16 vCPU -- HD dominates
| Load | HD p50 | HD p99 | HD p999 | TS p50 | TS p99 | TS p999 |
|---|---|---|---|---|---|---|
| Idle | 106 us | 119 us | 133 us | 104 us | 117 us | 145 us |
| 50% | 110 us | 127 us | 140 us | 105 us | 138 us | 258 us |
| 100% | 109 us | 130 us | 144 us | 107 us | 190 us | 275 us |
| 150% | 105 us | 127 us | 141 us | 109 us | 214 us | 286 us |
At 150% load: HD p99 = 127 us, TS p99 = 214 us. 1.69x better on p99, 2.03x better on p999. HD's latency actually decreases slightly at 150% -- the io_uring busy-spin loop reduces syscall overhead.
2 vCPU -- both marginal
| Load | HD p50 | HD p99 | TS p50 | TS p99 |
|---|---|---|---|---|
| Idle | 109 us | 143 us | 101 us | 128 us |
| 100% | 120 us | 166 us | 113 us | 157 us |
| 150% | 117 us | 147 us | 122 us | 171 us |
Both at their limits. HD slightly better at 150% (147 vs 171 us p99), TS slightly better at idle.

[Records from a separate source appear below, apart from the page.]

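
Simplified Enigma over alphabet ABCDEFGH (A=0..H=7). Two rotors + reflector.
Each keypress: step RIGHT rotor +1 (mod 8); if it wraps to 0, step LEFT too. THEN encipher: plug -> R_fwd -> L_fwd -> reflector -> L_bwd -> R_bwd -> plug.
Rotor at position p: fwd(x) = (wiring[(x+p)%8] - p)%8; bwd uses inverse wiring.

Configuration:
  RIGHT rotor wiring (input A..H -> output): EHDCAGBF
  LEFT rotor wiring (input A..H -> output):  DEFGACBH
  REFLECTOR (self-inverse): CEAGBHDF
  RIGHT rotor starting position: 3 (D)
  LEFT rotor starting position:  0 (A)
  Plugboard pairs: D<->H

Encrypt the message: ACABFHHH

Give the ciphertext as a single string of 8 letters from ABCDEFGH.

Answer: CDDHEEAD

Derivation:
Char 1 ('A'): step: R->4, L=0; A->plug->A->R->E->L->A->refl->C->L'->F->R'->C->plug->C
Char 2 ('C'): step: R->5, L=0; C->plug->C->R->A->L->D->refl->G->L'->D->R'->H->plug->D
Char 3 ('A'): step: R->6, L=0; A->plug->A->R->D->L->G->refl->D->L'->A->R'->H->plug->D
Char 4 ('B'): step: R->7, L=0; B->plug->B->R->F->L->C->refl->A->L'->E->R'->D->plug->H
Char 5 ('F'): step: R->0, L->1 (L advanced); F->plug->F->R->G->L->G->refl->D->L'->A->R'->E->plug->E
Char 6 ('H'): step: R->1, L=1; H->plug->D->R->H->L->C->refl->A->L'->F->R'->E->plug->E
Char 7 ('H'): step: R->2, L=1; H->plug->D->R->E->L->B->refl->E->L'->B->R'->A->plug->A
Char 8 ('H'): step: R->3, L=1; H->plug->D->R->G->L->G->refl->D->L'->A->R'->H->plug->D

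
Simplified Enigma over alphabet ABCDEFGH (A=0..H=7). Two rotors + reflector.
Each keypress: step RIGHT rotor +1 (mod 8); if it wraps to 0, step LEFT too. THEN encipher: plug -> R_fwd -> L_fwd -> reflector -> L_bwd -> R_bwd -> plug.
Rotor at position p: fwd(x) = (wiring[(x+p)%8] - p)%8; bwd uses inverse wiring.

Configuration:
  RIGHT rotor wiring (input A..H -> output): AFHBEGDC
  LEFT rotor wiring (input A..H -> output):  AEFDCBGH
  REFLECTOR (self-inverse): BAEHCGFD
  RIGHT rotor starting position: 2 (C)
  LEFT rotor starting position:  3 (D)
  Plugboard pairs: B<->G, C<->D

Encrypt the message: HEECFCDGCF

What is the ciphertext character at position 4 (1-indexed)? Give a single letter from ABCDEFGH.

Char 1 ('H'): step: R->3, L=3; H->plug->H->R->E->L->E->refl->C->L'->H->R'->E->plug->E
Char 2 ('E'): step: R->4, L=3; E->plug->E->R->E->L->E->refl->C->L'->H->R'->C->plug->D
Char 3 ('E'): step: R->5, L=3; E->plug->E->R->A->L->A->refl->B->L'->G->R'->B->plug->G
Char 4 ('C'): step: R->6, L=3; C->plug->D->R->H->L->C->refl->E->L'->E->R'->B->plug->G

G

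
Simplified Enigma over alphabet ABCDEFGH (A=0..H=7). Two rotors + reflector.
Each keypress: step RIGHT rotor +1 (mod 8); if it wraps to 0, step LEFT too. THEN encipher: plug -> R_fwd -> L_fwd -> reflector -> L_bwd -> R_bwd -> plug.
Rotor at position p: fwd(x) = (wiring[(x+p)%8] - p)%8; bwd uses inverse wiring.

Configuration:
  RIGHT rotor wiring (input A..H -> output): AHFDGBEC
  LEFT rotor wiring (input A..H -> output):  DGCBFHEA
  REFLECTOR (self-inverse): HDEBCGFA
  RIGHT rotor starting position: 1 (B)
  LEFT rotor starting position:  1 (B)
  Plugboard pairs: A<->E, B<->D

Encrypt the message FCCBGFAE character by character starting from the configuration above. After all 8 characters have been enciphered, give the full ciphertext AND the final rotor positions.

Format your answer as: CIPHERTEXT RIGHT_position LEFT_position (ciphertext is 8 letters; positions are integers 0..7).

Answer: CHADDEHC 1 2

Derivation:
Char 1 ('F'): step: R->2, L=1; F->plug->F->R->A->L->F->refl->G->L'->E->R'->C->plug->C
Char 2 ('C'): step: R->3, L=1; C->plug->C->R->G->L->H->refl->A->L'->C->R'->H->plug->H
Char 3 ('C'): step: R->4, L=1; C->plug->C->R->A->L->F->refl->G->L'->E->R'->E->plug->A
Char 4 ('B'): step: R->5, L=1; B->plug->D->R->D->L->E->refl->C->L'->H->R'->B->plug->D
Char 5 ('G'): step: R->6, L=1; G->plug->G->R->A->L->F->refl->G->L'->E->R'->B->plug->D
Char 6 ('F'): step: R->7, L=1; F->plug->F->R->H->L->C->refl->E->L'->D->R'->A->plug->E
Char 7 ('A'): step: R->0, L->2 (L advanced); A->plug->E->R->G->L->B->refl->D->L'->C->R'->H->plug->H
Char 8 ('E'): step: R->1, L=2; E->plug->A->R->G->L->B->refl->D->L'->C->R'->C->plug->C
Final: ciphertext=CHADDEHC, RIGHT=1, LEFT=2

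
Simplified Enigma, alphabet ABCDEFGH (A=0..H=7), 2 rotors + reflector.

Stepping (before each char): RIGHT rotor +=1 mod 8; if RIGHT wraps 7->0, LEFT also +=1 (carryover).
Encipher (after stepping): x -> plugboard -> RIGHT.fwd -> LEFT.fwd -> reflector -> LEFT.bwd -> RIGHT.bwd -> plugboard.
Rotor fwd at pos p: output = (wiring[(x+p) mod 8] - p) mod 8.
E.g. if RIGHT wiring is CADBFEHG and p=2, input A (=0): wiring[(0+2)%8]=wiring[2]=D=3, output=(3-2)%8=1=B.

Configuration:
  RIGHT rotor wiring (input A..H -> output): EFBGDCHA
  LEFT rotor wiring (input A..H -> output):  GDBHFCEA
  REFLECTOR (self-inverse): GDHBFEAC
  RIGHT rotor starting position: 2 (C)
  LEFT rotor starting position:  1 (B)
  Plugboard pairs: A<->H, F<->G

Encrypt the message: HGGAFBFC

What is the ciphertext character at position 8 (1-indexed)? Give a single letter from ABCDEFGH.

Char 1 ('H'): step: R->3, L=1; H->plug->A->R->D->L->E->refl->F->L'->H->R'->C->plug->C
Char 2 ('G'): step: R->4, L=1; G->plug->F->R->B->L->A->refl->G->L'->C->R'->H->plug->A
Char 3 ('G'): step: R->5, L=1; G->plug->F->R->E->L->B->refl->D->L'->F->R'->A->plug->H
Char 4 ('A'): step: R->6, L=1; A->plug->H->R->E->L->B->refl->D->L'->F->R'->G->plug->F
Char 5 ('F'): step: R->7, L=1; F->plug->G->R->D->L->E->refl->F->L'->H->R'->E->plug->E
Char 6 ('B'): step: R->0, L->2 (L advanced); B->plug->B->R->F->L->G->refl->A->L'->D->R'->E->plug->E
Char 7 ('F'): step: R->1, L=2; F->plug->G->R->H->L->B->refl->D->L'->C->R'->D->plug->D
Char 8 ('C'): step: R->2, L=2; C->plug->C->R->B->L->F->refl->E->L'->G->R'->F->plug->G

G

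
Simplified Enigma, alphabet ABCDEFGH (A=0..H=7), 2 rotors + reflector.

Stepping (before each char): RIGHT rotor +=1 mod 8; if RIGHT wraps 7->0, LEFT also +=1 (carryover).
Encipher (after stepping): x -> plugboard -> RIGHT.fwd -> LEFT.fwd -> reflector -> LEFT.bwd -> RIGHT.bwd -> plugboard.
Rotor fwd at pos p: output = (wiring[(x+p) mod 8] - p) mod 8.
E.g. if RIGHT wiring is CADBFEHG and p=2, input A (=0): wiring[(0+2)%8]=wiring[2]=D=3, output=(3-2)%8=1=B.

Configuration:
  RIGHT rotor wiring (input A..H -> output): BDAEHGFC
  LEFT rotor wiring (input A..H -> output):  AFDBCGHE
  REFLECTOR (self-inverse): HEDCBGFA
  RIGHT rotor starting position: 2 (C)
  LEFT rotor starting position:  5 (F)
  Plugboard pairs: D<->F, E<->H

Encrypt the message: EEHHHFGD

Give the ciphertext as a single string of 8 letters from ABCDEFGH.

Char 1 ('E'): step: R->3, L=5; E->plug->H->R->F->L->G->refl->F->L'->H->R'->E->plug->H
Char 2 ('E'): step: R->4, L=5; E->plug->H->R->A->L->B->refl->E->L'->G->R'->D->plug->F
Char 3 ('H'): step: R->5, L=5; H->plug->E->R->G->L->E->refl->B->L'->A->R'->B->plug->B
Char 4 ('H'): step: R->6, L=5; H->plug->E->R->C->L->H->refl->A->L'->E->R'->B->plug->B
Char 5 ('H'): step: R->7, L=5; H->plug->E->R->F->L->G->refl->F->L'->H->R'->G->plug->G
Char 6 ('F'): step: R->0, L->6 (L advanced); F->plug->D->R->E->L->F->refl->G->L'->B->R'->A->plug->A
Char 7 ('G'): step: R->1, L=6; G->plug->G->R->B->L->G->refl->F->L'->E->R'->F->plug->D
Char 8 ('D'): step: R->2, L=6; D->plug->F->R->A->L->B->refl->E->L'->G->R'->A->plug->A

Answer: HFBBGADA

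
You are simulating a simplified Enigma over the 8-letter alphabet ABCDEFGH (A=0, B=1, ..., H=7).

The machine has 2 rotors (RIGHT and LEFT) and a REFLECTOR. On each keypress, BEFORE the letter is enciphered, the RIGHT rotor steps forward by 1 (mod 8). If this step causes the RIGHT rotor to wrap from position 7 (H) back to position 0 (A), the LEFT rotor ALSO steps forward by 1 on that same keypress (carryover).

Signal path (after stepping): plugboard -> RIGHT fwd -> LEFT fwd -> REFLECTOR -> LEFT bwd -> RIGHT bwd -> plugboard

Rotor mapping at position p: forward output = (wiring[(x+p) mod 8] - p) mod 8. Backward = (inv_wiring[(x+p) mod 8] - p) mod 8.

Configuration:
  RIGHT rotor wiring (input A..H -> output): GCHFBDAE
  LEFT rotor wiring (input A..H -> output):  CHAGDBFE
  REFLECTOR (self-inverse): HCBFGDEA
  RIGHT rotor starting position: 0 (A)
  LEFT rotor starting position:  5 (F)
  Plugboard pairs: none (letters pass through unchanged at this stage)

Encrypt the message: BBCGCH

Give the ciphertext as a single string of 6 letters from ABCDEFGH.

Answer: CAGAGG

Derivation:
Char 1 ('B'): step: R->1, L=5; B->plug->B->R->G->L->B->refl->C->L'->E->R'->C->plug->C
Char 2 ('B'): step: R->2, L=5; B->plug->B->R->D->L->F->refl->D->L'->F->R'->A->plug->A
Char 3 ('C'): step: R->3, L=5; C->plug->C->R->A->L->E->refl->G->L'->H->R'->G->plug->G
Char 4 ('G'): step: R->4, L=5; G->plug->G->R->D->L->F->refl->D->L'->F->R'->A->plug->A
Char 5 ('C'): step: R->5, L=5; C->plug->C->R->H->L->G->refl->E->L'->A->R'->G->plug->G
Char 6 ('H'): step: R->6, L=5; H->plug->H->R->F->L->D->refl->F->L'->D->R'->G->plug->G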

Known Issue: 4 vCPU Backpressure Stall
HD at 4 vCPU (2 workers) has intermittent multi-millisecond stalls at >=50% load. Three consecutive runs at 100% load hit p99 of 593 / 2,579 / 3,923 us -- 20-30x worse than the normal ~130 us.
Root Cause
The backpressure mechanism oscillates. When the send queue
fills, recv_paused is set. Recv stops, the queue drains,
recv_paused clears, a burst floods in, and the queue
fills again. The cycle is ~42ms at 2 Gbps per worker --
fast enough to cause visible latency spikes because ping
packets arriving during the recv-paused window queue in the
kernel TCP buffer for tens of milliseconds.
At 8+ vCPU this doesn't happen: each worker handles ~25% of the traffic, per-worker send pressure is 4x lower, and the kTLS throughput per core has headroom. The send queue rarely reaches the high-water mark.
Fix (Three Parts)
-
Wider hysteresis for low worker counts. Resume threshold drops to 1/8 of high (from 1/4) when peer count per worker is <=12. Doubles the drain time between oscillation cycles.
-
Minimum pause duration. Once
recv_pausedis set, it stays set for at least 8 CQE batch iterations (~2,048 completions) before checking the low threshold. Prevents rapid toggling. -
Reduced busy-spin for 2-worker configs. Spin count drops from 256 to 64 iterations, giving the kernel kTLS thread more CPU time to drain send queues.
Expected Impact
| Metric | Before | After (est) |
|---|---|---|
| 4v p99 @ 100% | 825 us (with 3ms stalls) | <200 us |
| 4v p99 @ 150% | 765 us | <250 us |
| 4v oscillation freq | ~42ms | eliminated |
| 8v/16v performance | baseline | unchanged |
The fix only activates at low peer counts. High-worker configs are unaffected.